Ziel der Experteninterviews war die Ableitung von Best Practices. In den Experteninterviews wurden unterschiedliche Perspektiven beleuchtet, die sich zum einen aus den verschiedenen Projektkontexten und zum anderen aus den unterschiedlichen Tätigkeitsbereichen der Expertinnen und Experten ergeben. Viele Äußerungen lassen sich in dem aktuellen Forschungsstand wiederfinden. Es wurden aber auch neue Erkenntnisse gewonnen, die in der Forschung nicht hinreichend thematisiert wurden. Nichtsdestotrotz gibt es in der Forschung agile Methoden im Data-Science-Kontext, die in den Experteninterviews nicht thematisiert wurden, weil sie in der Praxis (noch) nicht angewendet werden.

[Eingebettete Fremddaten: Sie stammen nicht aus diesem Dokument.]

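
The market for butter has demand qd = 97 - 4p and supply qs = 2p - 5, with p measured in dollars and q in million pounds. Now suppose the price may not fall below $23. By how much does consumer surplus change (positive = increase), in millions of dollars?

-102

In a free market, 97 - 4p = 2p - 5 gives the equilibrium p* = 17, q* = 29.
Since 23 > 17, the floor is binding.
At p = 23: qd = 97 - 4·23 = 5 and qs = 2·23 - 5 = 41.
Consumer surplus without the control is ½ · (24.25 - 17) · 29 = 105.125.
With the floor, consumers buy 5 units at 23, so CS = ½ · (24.25 - 23) · 5 = 3.125.
Change in consumer surplus = 3.125 - 105.125 = -102.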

Was erwartet dich als Leserin oder Leser also nun? Wir haben keinen goldenen Weg, mit dem ab sofort jedes Data-Science-Projekt gelingen wird. Es wird also keine Vorlage kommen, die ohne Weiteres angewandt werden kann und direkt zum Erfolg führt. Dennoch kann man sagen, dass sich Handlungsempfehlungen aus den Interviews heraus entwickeln ließen, die sich gut in den eigenen Teams diskutieren und transparent machen lassen. Vielleicht gelingt es dem ein oder anderen, dadurch schneller und effizienter an sein Ziel zu gelangen.

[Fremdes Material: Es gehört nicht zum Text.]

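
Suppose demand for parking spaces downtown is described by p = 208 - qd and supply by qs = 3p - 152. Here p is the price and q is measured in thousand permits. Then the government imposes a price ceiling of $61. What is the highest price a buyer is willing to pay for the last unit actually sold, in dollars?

177

Rearranging demand gives qd = 208 - p. In a free market, 208 - p = 3p - 152 gives the equilibrium p* = 90, q* = 118.
The ceiling of 61 is below the equilibrium price 90, so it binds.
At p = 61: qd = 208 - 61 = 147 and qs = 3·61 - 152 = 31.
Only 31 units reach the market. On the demand curve, the marginal buyer's willingness to pay at q = 31 is (208 - 31) = 177.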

„Being agile“ als Voraussetzung für agile Data-Science-Projekte

Die Verinnerlichung agiler Prinzipien und Werte ist essenziell, um agile Methoden und Vorgehensweisen gewinnbringend einzusetzen. Agilität sollte verstanden und gelebt werden. Nicht nur in der Forschung, sondern auch in den Experteninterviews wurde das fehlende agile Verständnis als große Herausforderung in agilen Data-Science-Projekten gesehen. Viele Expertinnen und Experten berichteten von dem gescheiterten Versuch, agil in einem „nichtagilen“ Umfeld zu arbeiten, und betonten die Notwendigkeit, Bewusstsein und Verständnis für agile Vorgehensweisen sowie Vertrauen in Agilität zu schaffen. Das Verständnis für agile Vorgehensweisen sei nicht nur für die Stakeholder, sondern auch für die Entwicklerinnen und Entwickler wichtig.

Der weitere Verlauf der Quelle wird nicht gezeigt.